What Zak says is accurate, pardon the pun.


Shilen also makes perfect sense. If copper "built up" then the bore would shrink! There is only 3 things that can happen. 1] the bore shrinks progressively while each bullet leaves copper behind causing "build up" 2] the bullets "suck up" copper as they go through the bore, while they leave copper behind for the next bullet to do the same process 3] The bore gets a slight copper foul and that's it!


I think #3 is the only logical possibility.


There's a condition here though. It could be different for a rough bore on a lesser quality factory barrel. Perhaps that doesn't apply there because that bore is being "lapped" by every shot the first few hundred rounds, so the bore in a factory gun is experiencing a more significant change in surface than the bore of a match-grade barrel which began life with accuracy from day one.

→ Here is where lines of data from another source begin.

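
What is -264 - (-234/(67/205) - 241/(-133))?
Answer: 4011359/8911 ≈ 450.16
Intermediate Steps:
-264 - (-234/(67/205) - 241/(-133)) = -264 - (-234/(67*(1/205)) - 241*(-1/133)) = -264 - (-234/67/205 + 241/133) = -264 - (-234*205/67 + 241/133) = -264 - (-47970/67 + 241/133) = -264 - 1*(-6363863/8911) = -264 + 6363863/8911 = 4011359/8911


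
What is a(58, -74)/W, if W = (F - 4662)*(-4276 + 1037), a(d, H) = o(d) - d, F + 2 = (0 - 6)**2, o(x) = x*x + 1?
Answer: 3307/14990092 ≈ 0.00022061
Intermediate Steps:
o(x) = 1 + x**2 (o(x) = x**2 + 1 = 1 + x**2)
F = 34 (F = -2 + (0 - 6)**2 = -2 + (-6)**2 = -2 + 36 = 34)
a(d, H) = 1 + d**2 - d (a(d, H) = (1 + d**2) - d = 1 + d**2 - d)
W = 14990092 (W = (34 - 4662)*(-4276 + 1037) = -4628*(-3239) = 14990092)
a(58, -74)/W = (1 + 58**2 - 1*58)/14990092 = (1 + 3364 - 58)*(1/14990092) = 3307*(1/14990092) = 3307/14990092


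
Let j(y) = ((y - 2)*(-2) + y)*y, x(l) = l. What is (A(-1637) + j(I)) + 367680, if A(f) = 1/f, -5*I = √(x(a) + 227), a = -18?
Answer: 15046961842/40925 - 4*√209/5 ≈ 3.6766e+5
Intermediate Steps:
I = -√209/5 (I = -√(-18 + 227)/5 = -√209/5 ≈ -2.8914)
j(y) = y*(4 - y) (j(y) = ((-2 + y)*(-2) + y)*y = ((4 - 2*y) + y)*y = (4 - y)*y = y*(4 - y))
(A(-1637) + j(I)) + 367680 = (1/(-1637) + (-√209/5)*(4 - (-1)*√209/5)) + 367680 = (-1/1637 + (-√209/5)*(4 + √209/5)) + 367680 = (-1/1637 - √209*(4 + √209/5)/5) + 367680 = 601892159/1637 - √209*(4 + √209/5)/5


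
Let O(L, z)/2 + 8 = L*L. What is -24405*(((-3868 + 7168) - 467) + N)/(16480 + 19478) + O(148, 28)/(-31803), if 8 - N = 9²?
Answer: -357292464356/190595379 ≈ -1874.6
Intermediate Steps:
N = -73 (N = 8 - 1*9² = 8 - 1*81 = 8 - 81 = -73)
O(L, z) = -16 + 2*L² (O(L, z) = -16 + 2*(L*L) = -16 + 2*L²)
-24405*(((-3868 + 7168) - 467) + N)/(16480 + 19478) + O(148, 28)/(-31803) = -24405*(((-3868 + 7168) - 467) - 73)/(16480 + 19478) + (-16 + 2*148²)/(-31803) = -24405/(35958/((3300 - 467) - 73)) + (-16 + 2*21904)*(-1/31803) = -24405/(35958/(2833 - 73)) + (-16 + 43808)*(-1/31803) = -24405/(35958/2760) + 43792*(-1/31803) = -24405/(35958*(1/2760)) - 43792/31803 = -24405/5993/460 - 43792/31803 = -24405*460/5993 - 43792/31803 = -11226300/5993 - 43792/31803 = -357292464356/190595379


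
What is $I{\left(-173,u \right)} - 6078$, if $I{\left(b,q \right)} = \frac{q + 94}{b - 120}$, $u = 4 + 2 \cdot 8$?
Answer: $- \frac{1780968}{293} \approx -6078.4$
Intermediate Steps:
$u = 20$ ($u = 4 + 16 = 20$)
$I{\left(b,q \right)} = \frac{94 + q}{-120 + b}$
$I{\left(-173,u \right)} - 6078 = \frac{94 + 20}{-120 - 173} - 6078 = \frac{1}{-293} \cdot 114 - 6078 = \left(- \frac{1}{293}\right) 114 - 6078 = - \frac{114}{293} - 6078 = - \frac{1780968}{293}$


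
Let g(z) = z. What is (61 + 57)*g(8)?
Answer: 944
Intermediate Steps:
(61 + 57)*g(8) = (61 + 57)*8 = 118*8 = 944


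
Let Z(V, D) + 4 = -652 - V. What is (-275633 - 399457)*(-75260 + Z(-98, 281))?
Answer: 51183973620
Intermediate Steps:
Z(V, D) = -656 - V (Z(V, D) = -4 + (-652 - V) = -656 - V)
(-275633 - 399457)*(-75260 + Z(-98, 281)) = (-275633 - 399457)*(-75260 + (-656 - 1*(-98))) = -675090*(-75260 + (-656 + 98)) = -675090*(-75260 - 558) = -675090*(-75818) = 51183973620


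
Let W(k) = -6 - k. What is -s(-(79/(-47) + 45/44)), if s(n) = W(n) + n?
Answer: 6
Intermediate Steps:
s(n) = -6 (s(n) = (-6 - n) + n = -6)
-s(-(79/(-47) + 45/44)) = -1*(-6) = 6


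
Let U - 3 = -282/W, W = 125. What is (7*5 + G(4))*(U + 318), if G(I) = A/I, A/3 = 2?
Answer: 2908539/250 ≈ 11634.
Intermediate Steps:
A = 6 (A = 3*2 = 6)
U = 93/125 (U = 3 - 282/125 = 93/125 ≈ 0.74400)
G(I) = 6/I
(7*5 + G(4))*(U + 318) = (7*5 + 6/4)*(93/125 + 318) = (35 + 6*(1/4))*(39843/125) = (35 + 3/2)*(39843/125) = (73/2)*(39843/125) = 2908539/250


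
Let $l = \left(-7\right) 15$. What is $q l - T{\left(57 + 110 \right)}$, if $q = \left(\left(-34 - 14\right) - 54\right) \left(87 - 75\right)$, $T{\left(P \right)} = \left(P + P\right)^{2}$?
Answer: $16964$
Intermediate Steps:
$T{\left(P \right)} = 4 P^{2}$ ($T{\left(P \right)} = \left(2 P\right)^{2} = 4 P^{2}$)
$q = -1224$ ($q = \left(\left(-34 - 14\right) - 54\right) 12 = \left(-48 - 54\right) 12 = \left(-102\right) 12 = -1224$)
$l = -105$
$q l - T{\left(57 + 110 \right)} = \left(-1224\right) \left(-105\right) - 4 \left(57 + 110\right)^{2} = 128520 - 4 \cdot 167^{2} = 128520 - 4 \cdot 27889 = 128520 - 111556 = 16964$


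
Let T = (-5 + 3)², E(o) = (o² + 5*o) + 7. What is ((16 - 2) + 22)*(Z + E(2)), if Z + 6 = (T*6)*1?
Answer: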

In reality, that wouldn't be a copper fouling issue, it would be a barrel break-in or wear-in issue.


******


As for the topic, cleanest powder I've ever used was TAC. Wow. 2-patch clean! When I heard that on the web, I thought it was more internet BS. It's for real. It is also the ideal burn rate for many .223 loads. That makes it a great choice for the AR-15 rifle which is a filthy gun.

Zak Smith
October 31, 2007, 12:15 PM
Yep, this is with premium match-quality barrels. I've seen the same thing in Kriegers, AI (probably Border), Rock, and Satern-- which are all the "good" barrel makers I've tried so far.